Ingredients:
- 1 lb large shrimp, peeled and deveined
- 4 tbsp unsalted butter, divided
- 2 tbsp extra virgin olive oil
- 5 cloves garlic, minced
- 1/2 tsp red pepper flakes
- 12 oz linguine
- 4 cups low-sodium chicken broth
- 1 tsp salt
- 1/2 tsp black pepper
- 1/2 cup freshly grated Parmesan cheese
- 2 tbsp fresh lemon juice
- 1/4 cup fresh parsley, chopped
- Zest of 1 lemon
Instructions:
- Heat the olive oil and 1 tbsp of butter over medium-high heat. Add the shrimp in a single layer and sear for 1-2 minutes per side until just pink and opaque.

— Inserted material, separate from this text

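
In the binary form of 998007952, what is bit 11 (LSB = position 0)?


0b111011011111000110010010010000, position 11 = 0

0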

Transfer shrimp to a plate and set aside.
- In the same pan, sauté minced garlic and red pepper flakes for 30 seconds. Pour in the broth, salt, pepper, and the remaining 3 tbsp of butter.
- Increase heat to bring to a boil, then add the linguine. Reduce heat to medium and simmer uncovered, stirring occasionally for 9-12 minutes until the pasta is al dente and the liquid has reduced to a thick sauce.
- Turn off the heat. Stir in the Parmesan cheese, lemon juice, and lemon zest until melted and velvety. Fold the seared shrimp and chopped parsley back into the pan and toss gently until warmed through.